The .profile file is processed as part of the shell session startup sequence; i.e. it is processed by the shell program as it is starting up. Any common UNIX shell will fallback to processing .profile if their own shell specific profile file is not found; e.g. Bash uses .bash_profile, but will read .profile if there is no .bash_profile.

We’ll use a series of echo(1) commands to create and write a .profile from scratch.

yourDrobo:~/bin $ cd # cd without any arguments changes to your home directory
yourDrobo:~/ $ echo "#!/usr/bin/env sh" > .profile # Note: You need to use double quotes, otherwise the shell will interpret the # as a comment
yourDrobo:~/ $ echo "# Append ~/bin to \$PATH" >> .profile # Note: Use of double >> before .profile to append contents to .profile; also, we're documenting the next line for future you
yourDrobo:~/ $ echo "PATH=\${PATH}:~/bin" >> .profile # Note: Use of \ (escape character) before $ to escape the normal meaning of $ to the shell
yourDrobo:~/ $ echo export PATH >> .profile

A quick check with ls and cat(1) shows that everything is as expected.

yourDrobo:~/ $ ls -a
./ .ash_history/
../ .profile ...
yourDrobo:~/ $ cat .profile
#!/usr/bin/env sh
export PATH
yourDrobo:~/ $

Cool, now to check to see if the entire workaround worked. We will need to exit our ssh session, then ssh back in, or run $ source .profile to have the current shell instance process .profile.

yourDrobo:~/ $ echo $PATH # Note: Lack of /mnt/DroboFS/bin
yourDrobo:~/ $ source .profile
yourDrobo:~/ $ echo $PATH
yourDrobo:~/ $ which git
yourDrobo:~/ $ git --version
git version 2.6.3

Go ahead and restart your Drobo as desired.

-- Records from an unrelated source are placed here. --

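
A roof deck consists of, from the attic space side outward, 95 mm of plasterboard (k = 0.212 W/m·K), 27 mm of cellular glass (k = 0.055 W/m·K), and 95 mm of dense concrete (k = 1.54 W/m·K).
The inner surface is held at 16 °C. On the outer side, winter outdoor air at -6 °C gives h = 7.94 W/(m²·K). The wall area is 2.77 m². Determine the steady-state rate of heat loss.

Model the wall as resistances in series:
R_plasterboard = L/(kA) = 0.095/(0.212×2.77) = 0.1618 K/W
R_cellular glass = L/(kA) = 0.027/(0.055×2.77) = 0.1772 K/W
R_dense concrete = L/(kA) = 0.095/(1.54×2.77) = 0.02227 K/W
R_outer film = 1/(h_o·A) = 1/(7.94×2.77) = 0.04547 K/W
R_total = 0.4067 K/W
Q = ΔT / R_total = 22 / 0.4067

Q ≈ 54.1 W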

When you ssh back into your Drobo Git will still work as intended; i.e. a persistent workaround as desired.

Congratulations! Your shell XP just increased by a few points. Now git going.

P.S. I’m working on a Drobo Shell Scripts repository that is hosted on GitHub to help automate some other tasks. The first set of scripts are related to setting up Git repositories on a Drobo. I will link to that once it is posted.